Find optimal resolution for your data
Resolution Sweep: Human PFC
In this example, we explore a dataset which contains heterogeneity between celltypes which is only present when cells are represented at high enough resolution (<500kb bins).
Including the argument --resolution_sweep
will start from your initial resolution and utilize the Cooler.coarsen_cooler
function to bin the data to successive lower resolutions.
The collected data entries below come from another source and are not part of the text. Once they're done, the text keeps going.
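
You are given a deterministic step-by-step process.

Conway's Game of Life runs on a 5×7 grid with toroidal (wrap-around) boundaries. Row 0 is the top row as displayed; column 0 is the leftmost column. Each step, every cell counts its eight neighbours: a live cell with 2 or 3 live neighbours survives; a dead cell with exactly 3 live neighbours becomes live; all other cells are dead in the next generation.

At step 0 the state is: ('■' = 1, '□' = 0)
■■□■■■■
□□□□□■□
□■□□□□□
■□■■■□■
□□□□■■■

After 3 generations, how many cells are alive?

1

t=0: ■■□■■■■
□□□□□■□
□■□□□□□
■□■■■□■
□□□□■■■
t=1: ■□□■□□□
□■■□□■□
■■■■■■■
■■■■■□■
□□□□□□□
t=2: □■■□□□□
□□□□□■□
□□□□□□□
□□□□□□□
□□□□■□■
t=3: □□□□□■□
□□□□□□□
□□□□□□□
□□□□□□□
□□□□□□□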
Starting from ~200kb resolution, this sweep will cover 200kb, 400kb, 600kb, 800kb, 1Mb, 2Mb, 3Mb, and 4Mb.
{
"embedding_algs": [
"InnerProduct",
"fastHiCRep",
"1d_pca"
],
"dset": "pfc",
"resolution_sweep": true,
"scool": "data/scools/pfc_200kb.scool",
"n_runs": 5
}
Since we have ground-truth celltype labels to compare with in this dataset, the main plot of interest is either the clustering accuracy vs. resolution plot or the per-resolution effect size plot:
The clustering accuracy plot shows diminishing performance as we decrease the resolution, and we can inspect the embedding visualizations to determine the culprits:
The best embedding in this sweep was achieved by InnerProduct
at 200kb:
Already we can see that L2/3, L4, L5, and L6 are highly self-similar along with with Vip, Pvalb, Sst and Ndnf. We can inspect the innerproduct_resolution_tsne figure and see that as we increase resolution, it is these groups of cell types which become harder to separate:
This is because the L2/3, L4, L5, and L6 cell types are all very similar in terms of their large-scale domain organization, but at higher resolution we can identify short-range intra-domain differences which help distinguish them.